Durant les premiers jours du mois d’août 1914, alors que les troupes allemandes progressent encore, les quotidiens belges continuent de paraître tant bien que mal avant de cesser complètement leur tirage. Certains titres sont relancés à la demande « insistante » voire « forcée » de l’occupant, soucieux de faire paraître sous son contrôle des informations relatives aux faits de guerre, à la vie quotidienne dans le pays, mais surtout ses arrêtés et directives. Les initiatives spontanées sont rares. Publier un journal sous contrôle allemand comporte des risques politiques et déontologiques. Nul n’ignore que toute l’activité de la presse du territoire occupé est soumise au contrôle de la Centrale de Presse du Département politique créée par le gouverneur général, le 16 février 1915. Dans un premier temps, ce service s’est efforcé de « maintenir » des journaux de tendances politiques différentes. Dans chaque chef-lieu de province, des délégués spéciaux de presse surveillent, censurent et alimentent l’activité de la presse écrite. Ils renvoient aussi de l’information vers la Centrale. Au cours de l’occupation, le service autorisera de nouveaux titres, d’autres seront encouragés, d’autres encore interdits…

Selon Les Informations belges, le manque de succès de L’Avenir wallon a incité les Allemands à lancer un nouveau journal. Le Peuple wallon, feuille dite démocratique, aurait été destiné à promouvoir l’idée d’un Conseil de Wallonie. À la tête de ce journal « wallon » paraissant en Belgique, on trouve surtout deux hommes, l’ingénieur Désiré de Peron et l’instituteur Ernest Houba, et leur mouvement, les Jeunes Wallons.

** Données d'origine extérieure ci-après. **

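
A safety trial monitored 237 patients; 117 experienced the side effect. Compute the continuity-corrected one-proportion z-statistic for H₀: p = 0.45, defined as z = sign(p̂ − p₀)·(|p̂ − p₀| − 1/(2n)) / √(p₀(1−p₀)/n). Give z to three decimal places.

z = 1.286

The sample proportion is 117/237 = 0.49367. p̂ − p₀ = 0.043671.
1/(2n) = 0.002110.
Corrected numerator: |0.043671| − 0.002110 = 0.041561.
SE₀ = √(0.45·0.55/237) = 0.032316.
z = +0.041561/0.032316 = 1.286.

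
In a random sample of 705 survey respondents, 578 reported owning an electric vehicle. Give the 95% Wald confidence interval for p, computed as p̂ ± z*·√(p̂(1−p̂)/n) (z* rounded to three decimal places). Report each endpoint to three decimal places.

p̂ = 578/705 = 0.81986.
SE = √(p̂(1−p̂)/n) = √(0.147691/705) = 0.014474.
The 95% critical value is z* = 1.960.
Margin of error: 1.960 × 0.014474 = 0.02837.
CI: 0.81986 ± 0.02837 = (0.791, 0.848).

(0.791, 0.848)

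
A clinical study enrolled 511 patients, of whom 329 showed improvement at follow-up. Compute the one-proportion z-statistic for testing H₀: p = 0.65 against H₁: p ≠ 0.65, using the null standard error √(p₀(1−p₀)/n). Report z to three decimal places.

z = -0.292

The sample proportion is 329/511 = 0.64384.
SE₀ = √(0.65·0.35/511) = 0.021100.
z = (p̂ − p₀)/SE = (0.64384 − 0.65)/0.021100 = -0.292.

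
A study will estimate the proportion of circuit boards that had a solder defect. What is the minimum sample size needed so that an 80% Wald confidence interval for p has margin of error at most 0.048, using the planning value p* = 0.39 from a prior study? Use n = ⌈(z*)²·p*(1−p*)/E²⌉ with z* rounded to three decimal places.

For 80% confidence, z* = 1.282.
p*(1−p*) = 0.39·0.61 = 0.2379.
(z*)²·p*(1−p*)/E² = 1.643524·0.2379/0.002304 = 169.702.
⌈169.702⌉ = 170.

n = 170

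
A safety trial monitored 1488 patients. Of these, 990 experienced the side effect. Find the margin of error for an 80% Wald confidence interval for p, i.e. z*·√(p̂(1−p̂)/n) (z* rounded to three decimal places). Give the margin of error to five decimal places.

With x = 990 successes in n = 1488, p̂ = 0.66532.
Standard error of p̂: √(0.222668/1488) = √0.000149643 = 0.012233.
z* = 1.282 at the 80% level.
ME = 1.282·0.012233 = 0.01568.

ME = 0.01568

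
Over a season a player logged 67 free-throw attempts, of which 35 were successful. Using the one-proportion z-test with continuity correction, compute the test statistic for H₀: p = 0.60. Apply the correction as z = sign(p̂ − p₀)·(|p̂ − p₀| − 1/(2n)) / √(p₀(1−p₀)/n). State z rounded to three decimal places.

With x = 35 successes in n = 67, p̂ = 0.52239. p̂ − p₀ = -0.077612.
1/(2n) = 0.007463.
Corrected numerator: |-0.077612| − 0.007463 = 0.070149.
Under H₀, SE = √(p₀(1−p₀)/n) = √(0.60·0.40/67) = √0.003582090 = 0.059851.
z = −0.070149/0.059851 = -1.172.

z = -1.172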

À partir du 1er février 1918, le journal Le Peuple wallon paraît à raison de deux numéros de 4 pages par semaine, depuis Bruxelles, même si plusieurs articles et rubriques donnent à penser que les bureaux sont installés dans le Hainaut et le Namurois. Le 1er juin, les autorités allemandes réquisitionnent les installations de la Gazette de Liège et y font imprimer Le Peuple wallon. Devant un Joseph Demarteau médusé, un sbire allemand remet les clés de l’imprimeur à Désiré de Peron. Après une interruption d’un mois, le journal devient quotidien dès le 30 juin, avec une nouvelle numérotation. À la mi-septembre, il ne compte plus que deux pages, avant d’en retrouver quatre et ses abondantes publicités en octobre. À ce moment, on ne voit plus guère le nom de Houba dans le journal, et de Peron a engagé du personnel, dont Louis Bovy.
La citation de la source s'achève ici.